IntentScore: Intent-Conditioned Action Evaluation for Computer-Use Agents
Summary: arXiv:2604.05157v1 Announce Type: new
Abstract: Computer-Use Agents (CUAs) leverage large language models to execute GUI operations on desktop environments, yet they generate actions without evaluating action quality, leading to irreversible errors that cascade through subsequent steps. We propose IntentScore, a plan-aware reward model that learns to score candidate actions from 398K offline GUI interaction steps spanning three operating systems.
Introduction
The rapid advancement of artificial intelligence and machine learning has led to the development of Computer-Use Agents (CUAs) capable of executing actions within graphical user interfaces (GUIs). However, a significant challenge remains: these agents often generate actions without assessing their quality, resulting in potential errors that can propagate through subsequent tasks. To address this issue, researchers have introduced IntentScore, a novel approach aimed at enhancing the evaluation of actions taken by CUAs.
Overview of IntentScore
IntentScore is designed to score candidate actions based on a model trained with a substantial dataset of 398,000 offline GUI interaction steps across three different operating systems.

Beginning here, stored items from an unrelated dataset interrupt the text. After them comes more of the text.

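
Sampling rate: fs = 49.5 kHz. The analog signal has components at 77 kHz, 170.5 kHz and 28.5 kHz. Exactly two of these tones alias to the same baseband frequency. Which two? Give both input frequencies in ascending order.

77 kHz, 170.5 kHz

fs/2 = 24.75 kHz.
77 kHz mod fs = 27.5 kHz.
27.5 kHz > fs/2 = 24.75 kHz, folds to fs − 27.5 kHz = 22 kHz.
170.5 kHz mod fs = 22 kHz.
22 kHz ≤ fs/2 = 24.75 kHz, appears at 22 kHz.
28.5 kHz > fs/2 = 24.75 kHz, folds to fs − 28.5 kHz = 21 kHz.
77 kHz and 170.5 kHz both map to 22 kHz.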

This plan-aware reward model seeks to improve the reliability of CUAs by incorporating two key training objectives:
- Contrastive Alignment: This objective focuses on ensuring that the state-action pairs are relevant to each other, facilitating a more accurate understanding of the context in which actions are taken.
- Margin Ranking: By emphasizing the correctness of actions, this objective aims to distinguish between actions that may seem similar but differ significantly in their appropriateness.
Architectural Innovation
One of the unique features of IntentScore is its architectural design, which embeds each candidate’s planning intent within the action encoder. This allows the model to differentiate between candidates performing similar actions driven by distinct rationales. Such discrimination is crucial for minimizing errors and enhancing the overall effectiveness of CUAs.
Performance Metrics
In rigorous testing, IntentScore demonstrated an impressive 97.5% pairwise discrimination accuracy on held-out evaluation datasets. This high accuracy rate indicates the model’s robustness in differentiating between various action candidates based on intent and quality.
Real-World Application
IntentScore has been deployed as a re-ranker for Agent S3 in OSWorld, an environment that was entirely unseen during the model’s training phase. The results of this deployment were promising, revealing a 6.9-point increase in task success rates. This improvement underscores the model’s ability to generalize reward estimation from diverse offline trajectories to new agents and tasks.
Conclusion
The introduction of IntentScore marks a significant advancement in the field of Computer-Use Agents. By integrating intent-awareness into action evaluation, the model not only enhances the quality of actions executed by CUAs but also reduces the risk of errors that could lead to cascading failures in subsequent tasks. As AI continues to evolve, approaches like IntentScore will be critical in ensuring that automated systems operate with greater accuracy and reliability.